Per riuscirci, la via è duplice. Provare ad accorciare i tempi, puntando sull’esperienza, la personalità di calciatori già fatti e costruiti che si portano dietro ingaggi pesanti o virare su profili più giovani che inevitabilmente necessitano di maggior tempo per sbocciare.

Il discorso non riguarda la mediana. È lì che la Roma, dopo Matic, intende aggiungere un paio di elementi per alzare la qualità del reparto. Il primo della lista è Frattesi, sul quale il club detiene il 30% sulla futura rivendita e può girare al Sassuolo giovani (Felix Volpato) di sicuro avvenire.

L’altro investimento arriverà sul regista: Douglas Luiz o Neves. Per gli altri reparti, è diverso. Il messaggio che lo scorso novembre trapelava da Trigoria era il seguente: “La proprietà ha ereditato una situazione finanziaria difficile e continua ad sostenere alcune esigenze economiche. Non possiamo costruire un instant team”. Sette mesi dopo lo scenario è cambiato.
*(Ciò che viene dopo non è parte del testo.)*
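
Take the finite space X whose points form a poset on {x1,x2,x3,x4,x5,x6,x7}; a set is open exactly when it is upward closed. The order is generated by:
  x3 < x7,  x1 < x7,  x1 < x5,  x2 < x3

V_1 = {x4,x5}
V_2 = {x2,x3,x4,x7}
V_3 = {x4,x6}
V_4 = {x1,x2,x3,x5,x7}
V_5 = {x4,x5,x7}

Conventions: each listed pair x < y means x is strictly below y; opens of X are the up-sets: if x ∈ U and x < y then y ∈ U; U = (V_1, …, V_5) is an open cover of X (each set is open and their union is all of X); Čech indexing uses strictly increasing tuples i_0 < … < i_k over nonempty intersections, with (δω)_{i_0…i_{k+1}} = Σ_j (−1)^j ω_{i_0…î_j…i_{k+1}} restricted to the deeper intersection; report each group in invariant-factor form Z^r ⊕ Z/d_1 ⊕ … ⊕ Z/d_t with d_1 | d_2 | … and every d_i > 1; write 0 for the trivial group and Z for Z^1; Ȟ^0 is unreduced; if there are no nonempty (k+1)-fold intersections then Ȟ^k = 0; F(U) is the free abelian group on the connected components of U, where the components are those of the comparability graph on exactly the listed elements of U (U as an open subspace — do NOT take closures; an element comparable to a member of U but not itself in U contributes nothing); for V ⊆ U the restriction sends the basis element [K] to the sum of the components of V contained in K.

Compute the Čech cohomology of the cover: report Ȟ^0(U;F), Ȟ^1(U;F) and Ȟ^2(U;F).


nerve simplices:
  V12={x4} V13={x4} V14={x5} V15={x4,x5} V23={x4} V24={x2,x3,x7} V25={x4,x7} V35={x4} V45={x5,x7}
  V123={x4} V125={x4} V135={x4} V145={x5} V235={x4} V245={x7}
  V1235={x4}
components per intersection:
  V1: {x4} {x5}
  V2: {x2,x3,x7} {x4}
  V3: {x4} {x6}
  V4: {x1,x2,x3,x5,x7}
  V5: {x4} {x5} {x7}
  V12: {x4}
  V13: {x4}
  V14: {x5}
  V15: {x4} {x5}
  V23: {x4}
  V24: {x2,x3,x7}
  V25: {x4} {x7}
  V35: {x4}
  V45: {x5} {x7}
  V123: {x4}
  V125: {x4}
  V135: {x4}
  V145: {x5}
  V235: {x4}
  V245: {x7}
  V1235: {x4}
C dims 10,12,6,1; δ0: rk 7, SNF 1^7; δ1: rk 5, SNF 1^5; δ2: rk 1, SNF 1^1
degree 0: 10−7−0 = 3 → Ȟ^0 ≅ Z^3
degree 1: 12−5−7 = 0 → Ȟ^1 ≅ 0
degree 2: 6−1−5 = 0 → Ȟ^2 ≅ 0

Ȟ^0 = Z^3,  Ȟ^1 = 0,  Ȟ^2 = 0


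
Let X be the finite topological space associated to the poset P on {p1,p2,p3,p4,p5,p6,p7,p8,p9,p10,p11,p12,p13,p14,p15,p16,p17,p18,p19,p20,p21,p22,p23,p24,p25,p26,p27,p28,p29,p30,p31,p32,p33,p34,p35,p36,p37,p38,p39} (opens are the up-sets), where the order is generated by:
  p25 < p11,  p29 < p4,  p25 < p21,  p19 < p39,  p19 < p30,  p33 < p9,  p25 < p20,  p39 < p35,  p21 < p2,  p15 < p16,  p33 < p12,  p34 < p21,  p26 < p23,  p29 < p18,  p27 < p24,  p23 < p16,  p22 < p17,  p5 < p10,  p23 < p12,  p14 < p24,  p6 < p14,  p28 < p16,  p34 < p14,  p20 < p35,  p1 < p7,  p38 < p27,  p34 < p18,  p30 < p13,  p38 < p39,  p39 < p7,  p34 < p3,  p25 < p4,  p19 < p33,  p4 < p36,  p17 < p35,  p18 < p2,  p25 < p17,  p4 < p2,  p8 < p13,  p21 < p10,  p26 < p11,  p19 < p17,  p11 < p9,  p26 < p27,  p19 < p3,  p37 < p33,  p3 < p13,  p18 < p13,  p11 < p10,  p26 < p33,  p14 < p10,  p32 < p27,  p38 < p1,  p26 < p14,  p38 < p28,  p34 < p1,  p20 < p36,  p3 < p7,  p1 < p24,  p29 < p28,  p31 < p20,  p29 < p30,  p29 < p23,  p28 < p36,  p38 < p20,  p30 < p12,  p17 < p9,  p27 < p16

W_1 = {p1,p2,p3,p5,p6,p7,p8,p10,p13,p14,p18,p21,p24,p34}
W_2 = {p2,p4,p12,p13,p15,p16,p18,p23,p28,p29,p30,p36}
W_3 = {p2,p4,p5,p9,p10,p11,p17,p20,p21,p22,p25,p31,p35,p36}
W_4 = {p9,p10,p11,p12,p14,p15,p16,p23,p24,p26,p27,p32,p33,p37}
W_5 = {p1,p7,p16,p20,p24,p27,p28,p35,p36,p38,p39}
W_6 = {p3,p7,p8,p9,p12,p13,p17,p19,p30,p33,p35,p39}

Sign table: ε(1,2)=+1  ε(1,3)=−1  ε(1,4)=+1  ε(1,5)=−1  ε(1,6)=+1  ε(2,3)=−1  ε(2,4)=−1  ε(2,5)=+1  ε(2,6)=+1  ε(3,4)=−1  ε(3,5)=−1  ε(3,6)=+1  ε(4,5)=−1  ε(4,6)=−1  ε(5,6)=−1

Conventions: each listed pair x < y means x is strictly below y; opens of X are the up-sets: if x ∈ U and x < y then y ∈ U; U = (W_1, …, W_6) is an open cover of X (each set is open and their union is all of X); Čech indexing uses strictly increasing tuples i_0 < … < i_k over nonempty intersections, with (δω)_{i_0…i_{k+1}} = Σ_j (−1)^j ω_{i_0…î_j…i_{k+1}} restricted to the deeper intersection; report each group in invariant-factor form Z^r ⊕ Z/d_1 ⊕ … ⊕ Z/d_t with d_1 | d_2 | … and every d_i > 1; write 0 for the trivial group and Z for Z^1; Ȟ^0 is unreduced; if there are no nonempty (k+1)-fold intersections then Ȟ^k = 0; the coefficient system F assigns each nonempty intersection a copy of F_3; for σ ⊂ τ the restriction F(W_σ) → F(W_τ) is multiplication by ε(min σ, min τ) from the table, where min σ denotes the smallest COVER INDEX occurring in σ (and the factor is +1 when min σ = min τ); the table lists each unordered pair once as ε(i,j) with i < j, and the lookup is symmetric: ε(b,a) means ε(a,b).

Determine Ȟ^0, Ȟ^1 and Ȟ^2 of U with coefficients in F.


nerve of the cover:
  W12={p2,p13,p18} W13={p2,p5,p10,p21} W14={p10,p14,p24} W15={p1,p7,p24} W16={p3,p7,p8,p13} W23={p2,p4,p36} W24={p12,p15,p16,p23} W25={p16,p28,p36} W26={p12,p13,p30} W34={p9,p10,p11} W35={p20,p35,p36} W36={p9,p17,p35} W45={p16,p24,p27} W46={p9,p12,p33} W56={p7,p35,p39}
  W123={p2} W126={p13} W134={p10} W145={p24} W156={p7} W235={p36} W245={p16} W246={p12} W346={p9} W356={p35}
C dims 6,15,10; δ0: rk_F3 6; δ1: rk_F3 9
Ȟ^0 = (6 − 6) − 0 = 0, so Ȟ^0 ≅ 0
Ȟ^1 = (15 − 9) − 6 = 0, so Ȟ^1 ≅ 0
Ȟ^2 = (10 − 0) − 9 = 1, so Ȟ^2 ≅ Z/3

Ȟ^0(U;F) ≅ 0, Ȟ^1(U;F) ≅ 0 and Ȟ^2(U;F) ≅ Z/3


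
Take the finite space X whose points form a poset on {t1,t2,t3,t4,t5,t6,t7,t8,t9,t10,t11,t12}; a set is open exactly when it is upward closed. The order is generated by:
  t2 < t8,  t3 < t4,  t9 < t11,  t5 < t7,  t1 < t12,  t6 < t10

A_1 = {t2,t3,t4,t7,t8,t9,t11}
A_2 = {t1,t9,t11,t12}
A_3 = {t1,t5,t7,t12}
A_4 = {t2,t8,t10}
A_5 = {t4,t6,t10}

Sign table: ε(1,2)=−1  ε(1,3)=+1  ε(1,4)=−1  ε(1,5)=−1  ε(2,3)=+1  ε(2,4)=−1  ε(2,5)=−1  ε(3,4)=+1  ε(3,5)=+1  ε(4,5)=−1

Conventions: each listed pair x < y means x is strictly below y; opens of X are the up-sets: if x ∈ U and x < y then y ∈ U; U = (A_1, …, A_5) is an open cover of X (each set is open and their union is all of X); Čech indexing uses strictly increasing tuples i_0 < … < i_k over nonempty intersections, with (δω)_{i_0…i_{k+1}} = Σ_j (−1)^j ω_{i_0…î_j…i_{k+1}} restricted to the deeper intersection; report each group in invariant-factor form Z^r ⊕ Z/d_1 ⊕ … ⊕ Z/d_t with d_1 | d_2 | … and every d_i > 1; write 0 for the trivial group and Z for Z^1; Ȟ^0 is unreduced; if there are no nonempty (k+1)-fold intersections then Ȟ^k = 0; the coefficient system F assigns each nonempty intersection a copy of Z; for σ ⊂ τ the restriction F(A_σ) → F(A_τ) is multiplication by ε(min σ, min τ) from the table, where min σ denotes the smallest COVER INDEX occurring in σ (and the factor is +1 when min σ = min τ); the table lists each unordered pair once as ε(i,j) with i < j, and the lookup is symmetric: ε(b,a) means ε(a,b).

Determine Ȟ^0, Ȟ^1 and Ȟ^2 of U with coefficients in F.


Ȟ^0 ≅ 0,  Ȟ^1 ≅ Z ⊕ Z/2,  Ȟ^2 ≅ 0

intersection data:
  A12={t9,t11} A13={t7} A14={t2,t8} A15={t4} A23={t1,t12} A45={t10}
C dims 5,6; δ0: rk 5, SNF 1^4·2
Ȟ^0 = (5 − 5) − 0 = 0, so Ȟ^0 ≅ 0
Ȟ^1 = (6 − 0) − 5 = 1 plus torsion [2], so Ȟ^1 ≅ Z ⊕ Z/2
Ȟ^2 = (0 − 0) − 0 = 0, so Ȟ^2 ≅ 0


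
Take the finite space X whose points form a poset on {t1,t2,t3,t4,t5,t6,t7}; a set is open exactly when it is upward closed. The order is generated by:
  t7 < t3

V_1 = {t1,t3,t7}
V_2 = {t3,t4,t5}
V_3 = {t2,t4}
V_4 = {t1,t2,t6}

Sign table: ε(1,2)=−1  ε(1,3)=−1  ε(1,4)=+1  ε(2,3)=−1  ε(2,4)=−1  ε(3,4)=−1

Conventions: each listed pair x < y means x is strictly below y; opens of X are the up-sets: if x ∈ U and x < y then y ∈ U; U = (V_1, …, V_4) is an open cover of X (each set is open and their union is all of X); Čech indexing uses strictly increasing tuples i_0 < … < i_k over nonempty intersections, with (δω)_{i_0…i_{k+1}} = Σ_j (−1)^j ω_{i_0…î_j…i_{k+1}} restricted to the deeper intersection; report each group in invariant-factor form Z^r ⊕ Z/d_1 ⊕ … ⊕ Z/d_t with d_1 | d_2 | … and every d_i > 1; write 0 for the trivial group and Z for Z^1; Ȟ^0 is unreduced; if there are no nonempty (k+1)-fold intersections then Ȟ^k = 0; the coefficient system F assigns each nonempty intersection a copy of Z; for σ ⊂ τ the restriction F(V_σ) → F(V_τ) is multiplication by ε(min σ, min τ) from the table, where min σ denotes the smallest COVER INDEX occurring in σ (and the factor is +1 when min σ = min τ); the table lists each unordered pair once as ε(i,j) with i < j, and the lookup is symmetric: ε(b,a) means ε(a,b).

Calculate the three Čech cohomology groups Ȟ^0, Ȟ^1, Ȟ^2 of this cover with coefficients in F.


nerve simplices:
  V12={t3} V14={t1} V23={t4} V34={t2}
C dims 4,4; δ0: rk 4, SNF 1^3·2
degree 0: 4−4−0 = 0 → Ȟ^0 ≅ 0
degree 1: 4−0−4 = 0 plus torsion [2] → Ȟ^1 ≅ Z/2
degree 2: 0−0−0 = 0 → Ȟ^2 ≅ 0

Ȟ^0 = 0,  Ȟ^1 = Z/2,  Ȟ^2 = 0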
Non completamente ma è sicuramente diverso.

Friedkin sono prossimi al delisting: domani sarà pubblicato il programma fedeltà, riservato agli azionisti che aderiranno all’Opa. Per Dan e Ryan basterà racimolare il 5% sul mercato azionario per avviare le procedure di uscita dalla Borsa. Alla proprietà Usa costerà 27 milioni ma i vantaggi saranno notevoli. In primis si libereranno di una serie di vincoli che limitano l’operatività del club.

È vero che poi subentreranno i paletti relativi al nuovo settlement agreement con la Uefa ma questi saranno diluiti nel prossimo triennio. Mou lo sa. E forte dell’entusiasmo che ha portato la vittoria in Conference League in città e nel club, vuole provare ad accelerare il processo di crescita.